The most contentious argument put forward at last night’s debate, Science in the Media: rude or ailing health?, was not about specifically about science, but focussed on the credibility of blogging.

Science Media Centre’s Fiona Fox asserted that blogging is not journalism – a comment which raised a few eyebrows in City University’s lecture theatre, where the debate was being held.

Quite rightly, The Economist’s Natasha Loder pointed out that blogging is a platform akin to television. Therefore, if somebody takes the time to investigate a story using journalistic skills and then publishes their findings on a blog, that blog is journalism.

But one audience member argued that many blogs were bias or not thoroughly investigated pieces of journalism, so how can the reader judge the credibility of a blog they are reading?

Even award-winning blogger Ed Yong said he has not always treated his blog stories with the same degree of scrutiny that he would an article he writes for a magazine – i.e. making a few calls to answer any lingering questions from a release. But he also argued that hyperlinks strengthen the validity of online articles because the reader can trace the roots of the story through links.

Like Yong, I don’t tend to investigate my blog stories with the same degree of scrutiny as I would in the newsroom and I was pleased to hear I wasn’t alone in feeling guilty about it. Perhaps it is due to the personal nature of a blog — my audience is mainly me.



Filed under Online Journalism Lectures, Opinion

2 responses to “Is blogging journalism?

  1. Actually, that’s slightly different to what I said. I’d scrutinise stories for MSM and my blog to exactly the same degree, with the same care and attention for detail. And I have, to this date, never written anything from a press release. If I had lingering questions from *a paper*, I’d do my own research or abandon the piece.

    What I meant was that I never used to interview people (either the scientist in question or other researchers) for blog pieces. This only mattered in situations where the paper was a bit controversial and a second opinion (not necessarily a contradicting one, just a different one) would have been useful. That being said, I detest the practice of getting mandatory quotes from people for any mainstream news reports. In many cases, if I understand the paper completely and I’m aware of any caveats etc. myself, then asking for quotes is just getting someone else to repeat what I’ve already said. It’s an approach that lacks value if you yourself have specialist knowledge.

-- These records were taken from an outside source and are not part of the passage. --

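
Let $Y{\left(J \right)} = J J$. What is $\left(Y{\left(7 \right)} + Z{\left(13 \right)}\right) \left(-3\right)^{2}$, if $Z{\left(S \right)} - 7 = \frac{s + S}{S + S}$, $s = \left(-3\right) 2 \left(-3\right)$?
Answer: $\frac{13383}{26} \approx 514.73$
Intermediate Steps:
$s = 18$ ($s = \left(-6\right) \left(-3\right) = 18$)
$Z{\left(S \right)} = 7 + \frac{18 + S}{2 S}$ ($Z{\left(S \right)} = 7 + \frac{18 + S}{S + S} = 7 + \frac{18 + S}{2 S}$)
$Y{\left(J \right)} = J^{2}$
$\left(Y{\left(7 \right)} + Z{\left(13 \right)}\right) \left(-3\right)^{2} = \left(7^{2} + \left(\frac{15}{2} + \frac{9}{13}\right)\right) \left(-3\right)^{2} = \left(49 + \left(\frac{15}{2} + 9 \cdot \frac{1}{13}\right)\right) 9 = \left(49 + \left(\frac{15}{2} + \frac{9}{13}\right)\right) 9 = \left(49 + \frac{213}{26}\right) 9 = \frac{1487}{26} \cdot 9 = \frac{13383}{26}$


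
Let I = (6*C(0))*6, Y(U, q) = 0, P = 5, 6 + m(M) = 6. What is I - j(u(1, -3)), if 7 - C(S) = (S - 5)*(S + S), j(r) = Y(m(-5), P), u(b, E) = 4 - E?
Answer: 252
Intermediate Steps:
m(M) = 0 (m(M) = -6 + 6 = 0)
j(r) = 0
C(S) = 7 - 2*S*(-5 + S) (C(S) = 7 - (S - 5)*(S + S) = 7 - (-5 + S)*2*S = 7 - 2*S*(-5 + S))
I = 252 (I = (6*(7 - 2*0**2 + 10*0))*6 = (6*(7 - 2*0 + 0))*6 = (6*(7 + 0 + 0))*6 = (6*7)*6 = 42*6 = 252)
I - j(u(1, -3)) = 252 - 1*0 = 252 + 0 = 252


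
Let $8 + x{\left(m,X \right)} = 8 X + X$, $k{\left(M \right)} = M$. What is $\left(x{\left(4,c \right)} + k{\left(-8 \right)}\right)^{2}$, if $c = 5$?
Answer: $841$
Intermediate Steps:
$x{\left(m,X \right)} = -8 + 9 X$ ($x{\left(m,X \right)} = -8 + \left(8 X + X\right) = -8 + 9 X$)
$\left(x{\left(4,c \right)} + k{\left(-8 \right)}\right)^{2} = \left(\left(-8 + 9 \cdot 5\right) - 8\right)^{2} = \left(\left(-8 + 45\right) - 8\right)^{2} = \left(37 - 8\right)^{2} = 29^{2} = 841$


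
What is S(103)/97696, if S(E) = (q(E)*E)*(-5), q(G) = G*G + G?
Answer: -689585/12212 ≈ -56.468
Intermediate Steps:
q(G) = G + G² (q(G) = G² + G = G + G²)
S(E) = -5*E²*(1 + E) (S(E) = ((E*(1 + E))*E)*(-5) = (E²*(1 + E))*(-5) = -5*E²*(1 + E))
S(103)/97696 = (5*103²*(-1 - 1*103))/97696 = (5*10609*(-1 - 103))*(1/97696) = (5*10609*(-104))*(1/97696) = -5516680*1/97696 = -689585/12212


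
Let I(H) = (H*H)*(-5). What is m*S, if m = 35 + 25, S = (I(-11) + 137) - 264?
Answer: -43920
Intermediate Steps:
I(H) = -5*H² (I(H) = H²*(-5) = -5*H²)
S = -732 (S = (-5*(-11)² + 137) - 264 = (-5*121 + 137) - 264 = (-605 + 137) - 264 = -468 - 264 = -732)
m = 60
m*S = 60*(-732) = -43920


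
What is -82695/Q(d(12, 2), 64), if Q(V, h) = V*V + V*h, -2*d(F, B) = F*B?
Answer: 27565/208 ≈ 132.52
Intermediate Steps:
d(F, B) = -B*F/2 (d(F, B) = -F*B/2 = -B*F/2)
Q(V, h) = V² + V*h
-82695/Q(d(12, 2), 64) = -82695*(-1/(12*(-½*2*12 + 64))) = -82695*(-1/(12*(-12 + 64))) = -82695/((-12*52)) = -82695/(-624) = -82695*(-1/624) = 27565/208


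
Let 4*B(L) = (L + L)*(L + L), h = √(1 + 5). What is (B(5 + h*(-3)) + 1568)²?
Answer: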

    What I currently do on my blog is, I think, a happy medium. Most of my pieces I write myself with the usual level of scrutiny and without any interviews or outside quotes. For some of them, I get a few bits from the researchers about the process of actually doing the research or the implications. For controversial topics, I get other people to chime in. Quotes, at the end of the day, are merely a tool for a journalist. They should be used selectively.

  2. Jess Shankleman

    Thanks for clarifying your viewpoint Ed – perhaps I used the term “release” too loosely as a press release and a research paper are two very different creatures.

    Even so, as a journalist, there is rarely a case when I don’t have more questions about something that has been published, so talking to a source can flesh out my understanding and always helps me write a sharper story. I also find that following up a story by talking to people can lead me to another story – which is always useful 🙂

    I agree with your point about quotes – many quotations in news stories are merely padding. But don’t you also think they can give depth and perhaps, credibility to a blog post?
    Also, why have you changed the way you write your blogs? Is it just down to experience or did you want the blog to take on a different style?